The judge met Friday afternoon with attorneys to clarify the order he issued late Wednesday in the child welfare case involving Mattingly Foster, polygamist John Daniel Kingston and nine of their 11 children.
“I was kind of hoping the kids would have had a visit already,” Valdez said.
The parents’ attorneys got it right. State attorneys got it wrong.
Valdez attributed the confusion to the late hour and his own exhaustion after the three-day hearing, which ended about 8 p.m. Wednesday.
Assistant Attorney General Carolyn Nichols and Anthony Ferdon, a guardian ad litem in the case, both said Thursday there would be no visits until therapists for mother and children met – unlikely to happen until next week – and they agreed on things to be addressed in those “therapeutic” visits. Issue No. 1, according to Nichols: admission of wrongdoing and Mattingly Foster’s apology to the children.

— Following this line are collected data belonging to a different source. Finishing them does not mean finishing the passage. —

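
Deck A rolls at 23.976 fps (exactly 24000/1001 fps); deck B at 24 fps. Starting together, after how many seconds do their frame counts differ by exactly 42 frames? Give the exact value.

The gap grows by |24 − 24000/1001| = 24/1001 frames per second.
Time for a 42-frame gap: 42 ÷ (24/1001) = 1751.75 s.

1751.75 seconds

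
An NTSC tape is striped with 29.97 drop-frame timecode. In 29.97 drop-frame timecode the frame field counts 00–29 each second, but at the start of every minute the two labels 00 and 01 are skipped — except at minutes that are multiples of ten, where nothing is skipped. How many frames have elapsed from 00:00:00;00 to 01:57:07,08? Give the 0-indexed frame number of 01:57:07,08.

As if non-drop at 30 labels/s: (1 × 3600 + 57 × 60 + 7) × 30 + 8 = 210818.
Minute boundaries passed: 117; those not divisible by 10: 117 − 11 = 106; dropped labels = 2 × 106 = 212.
Actual frame index = 210818 − 212 = 210606.

210606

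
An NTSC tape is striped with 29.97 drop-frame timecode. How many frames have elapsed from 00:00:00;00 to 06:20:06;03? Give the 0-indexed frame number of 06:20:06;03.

As if non-drop at 30 labels/s: (6 × 3600 + 20 × 60 + 6) × 30 + 3 = 684183.
Minute boundaries passed: 380; those not divisible by 10: 380 − 38 = 342; dropped labels = 2 × 342 = 684.
Actual frame index = 684183 − 684 = 683499.

683499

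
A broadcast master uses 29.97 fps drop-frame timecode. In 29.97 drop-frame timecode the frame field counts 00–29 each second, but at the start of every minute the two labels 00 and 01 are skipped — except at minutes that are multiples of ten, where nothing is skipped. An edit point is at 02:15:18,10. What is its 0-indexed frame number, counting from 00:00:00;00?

Complete 10-minute blocks: 13, each 17982 frames → 233766.
Remaining 5 whole minutes in the current block: 1800 + 4 × 1798 = 8992 frames.
Within the current minute: 18 × 30 + 10 − 2 = 548 (labels ;00/;01 skipped at this minute). Total = 233766 + 8992 + 548 = 243306.

243306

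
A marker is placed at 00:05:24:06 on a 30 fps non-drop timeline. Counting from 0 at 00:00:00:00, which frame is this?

frame 9726

Total seconds to the label: (0 × 3600 + 5 × 60 + 24) = 324.
Frame index = 324 × 30 + 6 = 9726.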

Both attorneys also said the judge had not ordered that the children be returned home.
Yes, I did, Valdez said, adding that he didn’t expect their first meeting to be a “full-court-press therapy session.”
Supervised, yes, maybe in an office, maybe even a park.
“It’s even OK for Mom to tell the children, ‘You’re going home,’ ” said Valdez, though he asked that she not set a specific time when that will happen. “I just want Mom to enjoy her visit with the kids.”
Mattingly Foster has not seen most of the nine children, who range in age from 2 to 16, since Feb. 8, when Valdez suspended supervised visits after allegations of kidnapping and bomb plots surfaced. She lost custody of them in October.
A clinical coordinator for the state Division of Child and Family Services told the judge she thought it would be possible to arrange a visit next week.
Valdez answered: “No, no, no. I want it today, this weekend.”
When both Ferdon and Nichols asked the judge to clarify whether he was authorizing a trial home placement, he said it again.
“I am saying a transition into the home and it is not dependent on the therapist’s recommendations,” he said. “I expect this to happen and not wait 60 days. I am not going to leave it to the discretion of the [guardian ad litem.] It’s ordered.”
After Mattingly Foster’s attorney, Gary Bell, said he, too, expected the children would be home for good by June, Valdez answered, “Or sooner.”
A review hearing is set for June 28.
Valdez said he wants the therapists to jointly decide on how many supervised visits – not therapy sessions – how to move to unsupervised and extended visits, and whether the children will go home in groups or all together.
Valdez asked that adversarial posturing between the state and Mattingly Foster stop.
He said the children undoubtedly will experience emotional upheaval moving from foster care to home, and said the therapists are to help make the transitions as positive and smooth as possible.
Valdez said his order will have Mattingly Foster continue with individual, group and family therapy and that therapy will be offered to the children if needed. He also wants DCFS to provide her with a peer parent.
The judge acknowledged all this hinges on her continued progress, cooperation with the children’s caseworker and that she is meeting the children’s educational and health needs.